Response: The capital of Spain is Madrid. It is the largest city in Spain and serves as the political, economic, and cultural center of the country. Madrid is located in the center of the Iberian Peninsula and is known for its rich history, art, and architecture, including the Royal Palace, the Prado Museum, and the Plaza Mayor.

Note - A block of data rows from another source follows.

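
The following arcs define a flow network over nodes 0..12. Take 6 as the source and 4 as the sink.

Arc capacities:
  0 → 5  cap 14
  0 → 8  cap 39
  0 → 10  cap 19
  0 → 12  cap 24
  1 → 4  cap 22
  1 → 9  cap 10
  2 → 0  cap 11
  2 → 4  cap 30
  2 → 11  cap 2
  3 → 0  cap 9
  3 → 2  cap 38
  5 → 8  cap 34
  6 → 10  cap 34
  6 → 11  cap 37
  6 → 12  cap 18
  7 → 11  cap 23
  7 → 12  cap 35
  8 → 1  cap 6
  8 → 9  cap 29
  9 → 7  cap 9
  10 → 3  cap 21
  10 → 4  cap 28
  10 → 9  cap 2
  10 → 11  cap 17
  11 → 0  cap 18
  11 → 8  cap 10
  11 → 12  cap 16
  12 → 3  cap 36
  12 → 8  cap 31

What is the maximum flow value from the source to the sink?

augment #1: 6→10→4 bottleneck 28, total now 28
augment #2: 6→10→3→2→4 bottleneck 6, total now 34
augment #3: 6→11→8→1→4 bottleneck 6, total now 40
augment #4: 6→12→3→2→4 bottleneck 18, total now 58
augment #5: 6→11→12→3→2→4 bottleneck 6, total now 64

Maximum flow value: 64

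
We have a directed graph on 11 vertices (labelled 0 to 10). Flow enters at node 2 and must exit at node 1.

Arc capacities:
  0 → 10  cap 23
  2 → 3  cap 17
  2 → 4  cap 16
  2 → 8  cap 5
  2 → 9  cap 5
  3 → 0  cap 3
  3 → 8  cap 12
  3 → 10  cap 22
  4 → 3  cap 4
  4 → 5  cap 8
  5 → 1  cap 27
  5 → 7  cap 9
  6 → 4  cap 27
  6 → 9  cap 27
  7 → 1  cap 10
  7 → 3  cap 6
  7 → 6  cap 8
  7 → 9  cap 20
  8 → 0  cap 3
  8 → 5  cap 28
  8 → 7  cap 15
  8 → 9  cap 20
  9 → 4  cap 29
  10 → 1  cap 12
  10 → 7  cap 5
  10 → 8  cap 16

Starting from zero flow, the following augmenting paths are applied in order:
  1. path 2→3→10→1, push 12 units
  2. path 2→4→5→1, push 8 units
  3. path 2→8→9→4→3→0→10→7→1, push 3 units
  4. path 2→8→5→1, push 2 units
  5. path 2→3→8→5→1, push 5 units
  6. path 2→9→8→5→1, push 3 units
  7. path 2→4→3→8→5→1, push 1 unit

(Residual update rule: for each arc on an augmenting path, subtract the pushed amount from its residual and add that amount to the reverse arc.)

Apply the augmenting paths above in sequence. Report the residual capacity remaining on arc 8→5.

after path 1 (2→3→10→1, push 12): res(8,5)=28
after path 2 (2→4→5→1, push 8): res(8,5)=28
after path 3 (2→8→9→4→3→0→10→7→1, push 3): res(8,5)=28
after path 4 (2→8→5→1, push 2): res(8,5)=26
after path 5 (2→3→8→5→1, push 5): res(8,5)=21
after path 6 (2→9→8→5→1, push 3): res(8,5)=18
after path 7 (2→4→3→8→5→1, push 1): res(8,5)=17

Residual capacity of (8,5): 17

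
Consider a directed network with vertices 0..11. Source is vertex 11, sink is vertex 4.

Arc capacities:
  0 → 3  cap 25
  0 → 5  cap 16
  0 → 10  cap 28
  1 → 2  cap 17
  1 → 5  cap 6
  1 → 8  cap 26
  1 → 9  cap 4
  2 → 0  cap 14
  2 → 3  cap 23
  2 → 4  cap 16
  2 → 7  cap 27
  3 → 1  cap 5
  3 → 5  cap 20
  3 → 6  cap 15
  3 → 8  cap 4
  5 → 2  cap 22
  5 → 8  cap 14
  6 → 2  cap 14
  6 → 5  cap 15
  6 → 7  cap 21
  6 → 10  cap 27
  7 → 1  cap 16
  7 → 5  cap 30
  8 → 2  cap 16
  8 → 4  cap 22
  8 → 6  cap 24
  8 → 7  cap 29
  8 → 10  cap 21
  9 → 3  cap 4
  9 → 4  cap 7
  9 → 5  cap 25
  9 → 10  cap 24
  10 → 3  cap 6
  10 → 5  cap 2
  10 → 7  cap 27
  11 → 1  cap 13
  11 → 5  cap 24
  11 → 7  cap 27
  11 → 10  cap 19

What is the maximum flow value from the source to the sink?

Maximum flow value: 42

augment #1: 11→1→2→4 bottleneck 13, total now 13
augment #2: 11→5→2→4 bottleneck 3, total now 16
augment #3: 11→5→8→4 bottleneck 14, total now 30
augment #4: 11→7→1→8→4 bottleneck 8, total now 38
augment #5: 11→7→1→9→4 bottleneck 4, total now 42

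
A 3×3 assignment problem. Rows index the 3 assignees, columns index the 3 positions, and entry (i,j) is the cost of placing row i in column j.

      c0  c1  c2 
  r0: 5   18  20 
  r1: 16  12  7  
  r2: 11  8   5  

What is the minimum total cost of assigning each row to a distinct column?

Minimum assignment cost: 20

optimal assignment: row0→col0 (cost 5), row1→col2 (cost 7), row2→col1 (cost 8)
total = 5 + 7 + 8 = 20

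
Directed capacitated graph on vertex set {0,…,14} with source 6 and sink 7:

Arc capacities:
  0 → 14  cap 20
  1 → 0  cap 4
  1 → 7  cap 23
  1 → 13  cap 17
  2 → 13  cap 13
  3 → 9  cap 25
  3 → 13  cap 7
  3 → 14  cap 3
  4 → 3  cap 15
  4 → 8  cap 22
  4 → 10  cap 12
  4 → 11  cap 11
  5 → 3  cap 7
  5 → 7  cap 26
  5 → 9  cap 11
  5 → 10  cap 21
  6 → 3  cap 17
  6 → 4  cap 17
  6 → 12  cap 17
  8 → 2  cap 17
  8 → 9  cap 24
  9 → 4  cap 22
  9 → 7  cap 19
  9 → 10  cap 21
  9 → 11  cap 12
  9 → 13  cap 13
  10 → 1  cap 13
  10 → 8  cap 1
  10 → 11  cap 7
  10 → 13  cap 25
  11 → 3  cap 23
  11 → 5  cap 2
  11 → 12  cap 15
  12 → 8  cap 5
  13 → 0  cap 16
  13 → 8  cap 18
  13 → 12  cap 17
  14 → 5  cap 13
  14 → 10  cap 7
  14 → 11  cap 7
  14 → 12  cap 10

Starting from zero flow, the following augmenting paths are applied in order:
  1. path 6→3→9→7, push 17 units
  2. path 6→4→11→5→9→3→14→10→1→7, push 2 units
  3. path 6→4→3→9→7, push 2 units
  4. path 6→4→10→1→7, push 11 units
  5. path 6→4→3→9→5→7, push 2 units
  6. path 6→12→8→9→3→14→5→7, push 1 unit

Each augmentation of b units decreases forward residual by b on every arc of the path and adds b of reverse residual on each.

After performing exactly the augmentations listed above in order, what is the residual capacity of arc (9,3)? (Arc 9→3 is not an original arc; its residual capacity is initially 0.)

Residual capacity of (9,3): 18

after path 1 (6→3→9→7, push 17): res(9,3)=17
after path 2 (6→4→11→5→9→3→14→10→1→7, push 2): res(9,3)=15
after path 3 (6→4→3→9→7, push 2): res(9,3)=17
after path 4 (6→4→10→1→7, push 11): res(9,3)=17
after path 5 (6→4→3→9→5→7, push 2): res(9,3)=19
after path 6 (6→12→8→9→3→14→5→7, push 1): res(9,3)=18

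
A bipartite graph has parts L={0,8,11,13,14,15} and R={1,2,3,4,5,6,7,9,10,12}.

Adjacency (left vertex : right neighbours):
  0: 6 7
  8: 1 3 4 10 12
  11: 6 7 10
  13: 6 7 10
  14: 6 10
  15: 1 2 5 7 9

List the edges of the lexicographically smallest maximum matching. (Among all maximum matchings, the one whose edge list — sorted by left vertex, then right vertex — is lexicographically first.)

Lex-smallest maximum matching: {(0,6), (8,1), (11,7), (13,10), (15,2)}

|M| = 5 (so the lex-smallest maximum matching has 5 edges)
process left vertices in ascending order; for each, take the smallest-labelled available neighbour that still permits 5 edges overall, or leave it unmatched if none does
lex-smallest matching: {0-6, 8-1, 11-7, 13-10, 15-2}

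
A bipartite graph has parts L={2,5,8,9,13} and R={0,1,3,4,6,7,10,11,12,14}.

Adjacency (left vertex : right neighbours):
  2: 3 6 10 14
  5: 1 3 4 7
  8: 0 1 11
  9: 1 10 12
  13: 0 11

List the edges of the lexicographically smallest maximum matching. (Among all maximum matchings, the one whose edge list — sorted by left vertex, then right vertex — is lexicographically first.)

|M| = 5 (so the lex-smallest maximum matching has 5 edges)
process left vertices in ascending order; for each, take the smallest-labelled available neighbour that still permits 5 edges overall, or leave it unmatched if none does
lex-smallest matching: {2-3, 5-1, 8-0, 9-10, 13-11}

Lex-smallest maximum matching: {(2,3), (5,1), (8,0), (9,10), (13,11)}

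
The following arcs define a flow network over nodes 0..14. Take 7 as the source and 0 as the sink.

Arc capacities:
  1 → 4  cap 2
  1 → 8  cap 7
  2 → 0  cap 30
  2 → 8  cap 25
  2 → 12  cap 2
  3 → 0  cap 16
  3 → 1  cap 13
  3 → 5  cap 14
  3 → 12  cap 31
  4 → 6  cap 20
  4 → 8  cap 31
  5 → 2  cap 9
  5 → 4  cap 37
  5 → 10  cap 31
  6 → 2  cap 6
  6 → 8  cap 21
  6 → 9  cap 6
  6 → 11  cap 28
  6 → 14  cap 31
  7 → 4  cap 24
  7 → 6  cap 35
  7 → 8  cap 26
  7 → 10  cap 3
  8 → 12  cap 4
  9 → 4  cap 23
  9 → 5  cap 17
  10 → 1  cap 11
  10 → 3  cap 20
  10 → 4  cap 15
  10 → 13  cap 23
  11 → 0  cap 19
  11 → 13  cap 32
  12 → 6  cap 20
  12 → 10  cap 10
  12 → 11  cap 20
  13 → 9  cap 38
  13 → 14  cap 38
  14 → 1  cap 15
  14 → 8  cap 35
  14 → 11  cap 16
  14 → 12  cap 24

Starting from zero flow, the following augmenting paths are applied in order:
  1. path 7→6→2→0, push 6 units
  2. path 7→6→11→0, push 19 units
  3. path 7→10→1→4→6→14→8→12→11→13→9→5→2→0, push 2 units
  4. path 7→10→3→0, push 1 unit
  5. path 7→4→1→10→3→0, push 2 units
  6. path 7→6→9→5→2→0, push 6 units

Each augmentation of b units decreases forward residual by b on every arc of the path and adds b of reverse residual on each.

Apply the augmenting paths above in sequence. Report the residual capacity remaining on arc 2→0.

after path 1 (7→6→2→0, push 6): res(2,0)=24
after path 2 (7→6→11→0, push 19): res(2,0)=24
after path 3 (7→10→1→4→6→14→8→12→11→13→9→5→2→0, push 2): res(2,0)=22
after path 4 (7→10→3→0, push 1): res(2,0)=22
after path 5 (7→4→1→10→3→0, push 2): res(2,0)=22
after path 6 (7→6→9→5→2→0, push 6): res(2,0)=16

Residual capacity of (2,0): 16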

Usage: {'prompt_tokens': 11, 'completion_tokens': 73, 'total_tokens': 84}



---

**Zastrzeżenie**:  
Ten dokument został przetłumaczony za pomocą usługi tłumaczenia AI [Co-op Translator](https://github.com/Azure/co-op-translator). Chociaż dokładamy wszelkich starań, aby tłumaczenie było precyzyjne, prosimy pamiętać, że automatyczne tłumaczenia mogą zawierać błędy lub nieścisłości. Oryginalny dokument w jego rodzimym języku powinien być uznawany za wiarygodne źródło. W przypadku informacji o kluczowym znaczeniu zaleca się skorzystanie z profesjonalnego tłumaczenia przez człowieka. Nie ponosimy odpowiedzialności za jakiekolwiek nieporozumienia lub błędne interpretacje wynikające z użycia tego tłumaczenia.